Bogor, MAHATVA.ID – Pendidikan tak mengenal batas, bahkan jeruji besi tak mampu menghentikan semangat untuk terus belajar. Hal ini tercermin di Lembaga Pemasyarakatan (Lapas) Kelas IIA Cibinong, atau yang akrab dikenal dengan Lapas Pondok Rajeg, di mana sebanyak 11 warga binaan kini aktif mengikuti program pendidikan kesetaraan melalui Pusat Kegiatan Belajar Masyarakat (PKBM), Kamis (02/10/2025).
Program ini merupakan hasil kerja sama antara Lapas Cibinong dengan Yayasan Bina Insan Mandiri (Sekolah Master Indonesia) Depok, yang menyediakan pendidikan setara SD (Paket A), SMP (Paket B), dan SMA (Paket C). Inisiatif ini menjadi bagian penting dari strategi pembinaan yang berfokus pada pendidikan sebagai pintu menuju masa depan yang lebih baik.
Kalapas Cibinong, Wisnu Hani Putranto, menegaskan pentingnya pendidikan sebagai bagian dari proses pembinaan di dalam lapas.
“Kami ingin memberikan kesempatan kedua bagi warga binaan untuk menata kembali hidupnya. Pendidikan adalah kunci agar mereka bisa kembali ke masyarakat dengan lebih siap, mandiri, dan berdaya,” ujarnya.

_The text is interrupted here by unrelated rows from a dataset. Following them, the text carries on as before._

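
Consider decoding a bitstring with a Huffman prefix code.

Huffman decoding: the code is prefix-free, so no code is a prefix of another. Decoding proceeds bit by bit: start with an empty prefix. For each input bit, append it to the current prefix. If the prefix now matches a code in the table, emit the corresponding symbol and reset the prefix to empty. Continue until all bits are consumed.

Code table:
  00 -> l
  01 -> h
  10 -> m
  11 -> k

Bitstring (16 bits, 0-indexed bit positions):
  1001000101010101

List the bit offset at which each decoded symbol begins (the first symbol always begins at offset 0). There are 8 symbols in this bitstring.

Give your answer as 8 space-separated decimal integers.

Bit 0: prefix='1' (no match yet)
Bit 1: prefix='10' -> emit 'm', reset
Bit 2: prefix='0' (no match yet)
Bit 3: prefix='01' -> emit 'h', reset
Bit 4: prefix='0' (no match yet)
Bit 5: prefix='00' -> emit 'l', reset
Bit 6: prefix='0' (no match yet)
Bit 7: prefix='01' -> emit 'h', reset
Bit 8: prefix='0' (no match yet)
Bit 9: prefix='01' -> emit 'h', reset
Bit 10: prefix='0' (no match yet)
Bit 11: prefix='01' -> emit 'h', reset
Bit 12: prefix='0' (no match yet)
Bit 13: prefix='01' -> emit 'h', reset
Bit 14: prefix='0' (no match yet)
Bit 15: prefix='01' -> emit 'h', reset

Answer: 0 2 4 6 8 10 12 14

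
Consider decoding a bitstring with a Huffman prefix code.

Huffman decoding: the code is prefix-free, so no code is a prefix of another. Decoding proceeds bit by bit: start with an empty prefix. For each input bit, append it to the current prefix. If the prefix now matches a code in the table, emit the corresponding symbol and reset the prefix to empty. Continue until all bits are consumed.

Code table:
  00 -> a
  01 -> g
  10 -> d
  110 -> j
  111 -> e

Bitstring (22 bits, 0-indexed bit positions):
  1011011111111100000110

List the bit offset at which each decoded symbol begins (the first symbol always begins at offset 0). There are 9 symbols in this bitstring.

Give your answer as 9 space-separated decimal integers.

Answer: 0 2 5 8 11 14 16 18 20

Derivation:
Bit 0: prefix='1' (no match yet)
Bit 1: prefix='10' -> emit 'd', reset
Bit 2: prefix='1' (no match yet)
Bit 3: prefix='11' (no match yet)
Bit 4: prefix='110' -> emit 'j', reset
Bit 5: prefix='1' (no match yet)
Bit 6: prefix='11' (no match yet)
Bit 7: prefix='111' -> emit 'e', reset
Bit 8: prefix='1' (no match yet)
Bit 9: prefix='11' (no match yet)
Bit 10: prefix='111' -> emit 'e', reset
Bit 11: prefix='1' (no match yet)
Bit 12: prefix='11' (no match yet)
Bit 13: prefix='111' -> emit 'e', reset
Bit 14: prefix='0' (no match yet)
Bit 15: prefix='00' -> emit 'a', reset
Bit 16: prefix='0' (no match yet)
Bit 17: prefix='00' -> emit 'a', reset
Bit 18: prefix='0' (no match yet)
Bit 19: prefix='01' -> emit 'g', reset
Bit 20: prefix='1' (no match yet)
Bit 21: prefix='10' -> emit 'd', reset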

Kegiatan belajar mengajar dilaksanakan secara rutin di ruang kelas khusus yang telah disiapkan di dalam lapas, dengan pendampingan tutor profesional dari PKBM. Suasana belajar berlangsung penuh semangat dan optimisme, menciptakan lingkungan positif yang memotivasi warga binaan untuk terus berkembang.
Salah satu peserta, sebut saja V, yang saat ini mengikuti Paket B, mengungkapkan rasa syukurnya bisa kembali merasakan bangku pendidikan meski tengah menjalani masa pidana.
“Saya merasa seperti diberi kesempatan kedua untuk memperbaiki masa depan. Walaupun berada di dalam lapas, saya tetap bisa belajar. Harapan saya, setelah keluar nanti bisa melanjutkan pendidikan dan mengejar cita-cita yang tertunda,” tuturnya dengan haru.
Tak hanya warga binaan, para pengajar pun merasakan pengalaman berharga. Salah satu tutor PKBM dari Sekolah Master Depok, Rayhan, menyampaikan rasa bangganya bisa turut berkontribusi dalam proses pembinaan.
“Mengajar di dalam lapas memberikan pengalaman berbeda. Saya melihat langsung semangat belajar mereka begitu tinggi, meski dalam keterbatasan. Kami percaya, pendidikan adalah hak semua orang, dan saya bangga bisa menjadi bagian dari perubahan positif ini,” ujarnya.